Fireworks drag down air quality; some city bans prove effective
Many cities in northern China will face a smoggy weekend due to the windless weather, while smoke from firecrackers will worsen pollution in some areas, the national environmental authority said.
Air quality will start to decline on Thursday in many northern regions and reach a low on Friday, especially in the Beijing-Tianjin-Hebei region, the Ministry of Environmental Protection said.
Other regions, including in the south and northeast, will also be blanketed by smog, which is forecast to fall to light and moderate levels on Friday, the ministry added.
After Sunday, affected regions will embrace blue skies, though some cities will see pollution lingering due to firecrackers, the National Environmental Monitoring Center said.
Setting off firecrackers, a traditional way to celebrate the Lunar New Year, can cause air pollution to suddenly worsen.
As of 6 pm on Jan 27, Lunar New Year's Eve, only 19 of the 338 cities with regular air quality monitoring had hazardous levels of pollution. However, at 2 am on Saturday, after firecrackers had been set off that night, 183 cities had hazardous air pollution, among which 62 saw the air quality index reach its upper limit, the ministry said.
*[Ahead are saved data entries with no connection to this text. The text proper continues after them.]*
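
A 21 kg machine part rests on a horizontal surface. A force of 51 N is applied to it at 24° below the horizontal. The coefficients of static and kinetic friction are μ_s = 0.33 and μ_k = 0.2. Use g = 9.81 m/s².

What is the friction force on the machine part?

f ≈ 46.6 N

Vertical equilibrium gives N = m g + P sin α = 226.8 N.
The horizontal driving force is P cos α = 46.59 N, so equilibrium needs friction f = 46.59 N.
μ_s N = 0.33 × 226.8 = 74.83 N.
Since 46.59 N does not exceed the limit, the machine part stays at rest and f = 46.6 N.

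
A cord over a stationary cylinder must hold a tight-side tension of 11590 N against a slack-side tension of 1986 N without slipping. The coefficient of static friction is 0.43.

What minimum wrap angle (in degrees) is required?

β_min ≈ 235°

T₂/T₁ = e^{μβ} → β = ln(T₂/T₁)/μ.
β = ln(11590/1986)/0.43 = 1.764/0.43 = 4.102 rad.
In degrees: β = 4.102 × 180/π = 235°.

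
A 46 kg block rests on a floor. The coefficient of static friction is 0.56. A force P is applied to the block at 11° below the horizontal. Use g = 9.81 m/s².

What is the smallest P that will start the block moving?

P ≈ 289 N

N = m g + P sin α (the push presses the block into the floor).
At impending slip, P cos α = μ_s N = μ_s (m g + P sin α).
Solving: P (cos α − μ_s sin α) = μ_s m g → P = 0.56×451/(cos 11° − 0.56 sin 11°) = 253/0.8748 = 289 N.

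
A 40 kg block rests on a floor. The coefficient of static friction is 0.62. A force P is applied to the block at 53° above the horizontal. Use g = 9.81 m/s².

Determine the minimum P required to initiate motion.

P ≈ 222 N

N = m g − P sin α (the pull lifts the block).
At impending slip, P cos α = μ_s N = μ_s (m g − P sin α).
Solving: P (cos α + μ_s sin α) = μ_s m g → P = 0.62×392/(cos 53° + 0.62 sin 53°) = 243/1.097 = 222 N.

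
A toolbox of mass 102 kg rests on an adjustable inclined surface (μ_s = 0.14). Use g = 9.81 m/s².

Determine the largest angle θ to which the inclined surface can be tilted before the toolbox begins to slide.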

Air quality in the Beijing-Tianjin-Hebei region and neighboring provinces was more severely affected by fireworks, the ministry said.
For example, Beijing saw the concentration of PM2.5 - fine particulate matter with a diameter less than 2.5 microns that is harmful to health - soar from 97 micrograms per cubic meter at 7 pm on Friday to 647 at 2 am on Saturday, dragging air quality to the most hazardous level within seven hours, said Li Yunting, head of air quality monitoring at the Beijing Environmental Monitoring Center.
Cities that banned fireworks found the move effective in controlling pollution, the ministry said.
For example, the average PM2.5 reading during the same period in Shanghai was 17, the ministry's data showed.
In addition to fireworks, coal consumption for heating and industrial production were still major sources of pollution during the holiday, the ministry said.
Wang Shuxiao, an environmental professor at Peking University, said while small plants suspended production during the holiday, emissions from large plants continued, making them a major source of pollution.